This is new. M.J.M. appealed a recommitment order which expired during the course of his appeal. The usual kerfuffle regarding mootness ensued but this time (unlike here and here) the court of appeals acknowledged that the issue of whether recommitment may be dismissed as moot was pending before SCOW in Sauk v. S.A.M, and so reached the merits of this case. It then found sufficient evidence of dangerousness based on threats M.J.M. made during his expiring commitment and because of what he would do if treatment were withdrawn.
The court of appeals addressed mootness in a lengthy footnote #4. The only issue on appeal was whether the county offered sufficient evidence to prove that M.J.M. would be a proper subject of commitment if treatment were withdrawn.
The court of appeals stressed §51.20(1)(am) and Portage County v. J.W.K., 2019 WI 54, ¶¶17-18, 386 Wis. 2d 672, 927 N.W.2d 509 do not require the county to prove any recent conduct in order to carry its burden of proof. Opinion, ¶¶6-7.
However, in this case, the record contained recent conduct. A case manager testified that M.J.M. made threats to kill him and his psychiatrist while he was in a locked psychiatric ward. Plus the examiner, Dr. Bales, testified that if M.J.M. were not on commitment, he would stop treatment and become a proper subject of commitment due to his threats of violence against others.

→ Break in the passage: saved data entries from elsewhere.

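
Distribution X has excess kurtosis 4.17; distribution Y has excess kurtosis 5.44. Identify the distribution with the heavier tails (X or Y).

Higher excess kurtosis ⇒ heavier tails relative to the normal distribution.
4.17 vs 5.44: the larger is 5.44, so Y has heavier tails.

Y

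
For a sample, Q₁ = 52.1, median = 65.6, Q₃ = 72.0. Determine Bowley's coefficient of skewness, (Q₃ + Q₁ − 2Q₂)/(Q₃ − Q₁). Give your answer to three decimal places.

-0.357

numerator: Q₃ + Q₁ − 2Q₂ = 72.0 + 52.1 − 2×65.6 = -7.1000
denominator: Q₃ − Q₁ = 72.0 − 52.1 = 19.9000
Bowley skewness = -7.1000 / 19.9000 ≈ -0.357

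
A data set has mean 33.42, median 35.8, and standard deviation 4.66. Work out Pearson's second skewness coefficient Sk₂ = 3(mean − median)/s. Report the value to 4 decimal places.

Sk₂ = 3(33.42 − 35.8) / 4.66 = 3 × -2.3800 / 4.66
    = -7.1400 / 4.66 ≈ -1.5322

-1.5322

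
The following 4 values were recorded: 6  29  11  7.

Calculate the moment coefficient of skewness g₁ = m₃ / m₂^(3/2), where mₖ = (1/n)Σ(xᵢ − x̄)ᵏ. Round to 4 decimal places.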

¶15 Bales’ testimony revealed that M.J.M. had made “recent” threats to kill his case manager and psychiatrist, which resulted in his removal from Winnebago to Trempealeau and the assignment of new treatment providers. Bales further testified that M.J.M. made similar threats against other groups in 2016. The court properly credited Bales’ conclusion, based on M.J.M.’s treatment record, that if M.J.M. were not subject to a commitment order “he would stop taking his medications, withdraw from treatment, and subsequently decompensate” and “that there’s a substantial likelihood that he would again become a proper subject for commitment.” See WIS. STAT. § 51.20(1)(am). As the record on appeal supports this conclusion, the circuit court’s findings of fact were not clearly erroneous, and our independent review indicates that the court properly found that M.J.M. is dangerous within the meaning of the commitment statute such that he “would be a proper subject for commitment if treatment were withdrawn.” See § 51.20(1)(a)2.b., (am). We affirm.